Группа должна была появиться со дня на день, и даже с часу на час. Но пока не появлялась. Задержки в нашем деле – не редкость, а что на связь не выходят второй день – вполне объяснимо – аккумуляторы сели. Пока сильно не волновались, хотя в окошко поглядывали чаще обычного.
Ну, не отвлекать, так не отвлекать. И других дел полно и у меня и руководства.

А якут может ещё и найдется. Ну, задержался по каким делам или район сменил – охота не пошла и перебрался на полсотни километров в сторону, что тут особенного? Кто их этих охотников поймет. Сам я это дело не жаловал, и тайги с её клещами и разной живностью, как бегающей, так и летающей, побаивался. Ну её, к лешему. И без грибов жить можно. 

К концу лета в нашем подъезде осталось человека четыре. Само собой, я. Сосед по комнате Пашка – мы с ним на рации по очереди дежурим. Напротив нас в квартире второго этажа семья Самофаловых. Бездетные муж с женой. Они командовали складами и жили тут безвылазно, как и мы. Остальные жильцы дома на лето разъезжались по полевым  станам и обычно появлялись здесь лишь с первым снегом, а то и позже. Но бывали и исключения. Ждём же наших с выхода.
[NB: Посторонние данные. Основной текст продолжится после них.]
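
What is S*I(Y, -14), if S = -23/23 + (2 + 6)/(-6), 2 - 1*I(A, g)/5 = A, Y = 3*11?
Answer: 1085/3 ≈ 361.67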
Они в этом сезоне отработали ударно и обещали вернуться пораньше.
Вечерами Самофалова с завидной регулярностью устраивала мужу «концерты». Причем без вступлений и всяких прелюдий. Слышимость-то в «деревяшках», почти идеальная. Почти каждый вечер для нас начинался с её «увертюры». На редкость противным скрипучим голосом. Я бы только из-за этого голоса сбежал. Как он бедный терпел? И ради чего? Ради сто двадцати кило жира на ягодицах и толстых дряблых щёк? Не, мне это не понять.

За все время мы ни разу не слышали, чтобы муж хоть что-то ответил в свою защиту. А обвинение, в общем-то, звучало стандартно. Мол, и что за дура была, когда с тобой в эту дыру отправилась, и что ты за мужик, что прибавку к зарплате выбить не можешь, и как мне все это надоело, имелось в виду – туалет и водопровод на улице, отсутствие свежих фруктов и  моря. Судя по последнему «удару под дых», жена в прошлой жизни имела возможность проживать на берегу как минимум Средиземного моря, и лишь злые обстоятельства, да бесхребетный супруг стали тому помехой.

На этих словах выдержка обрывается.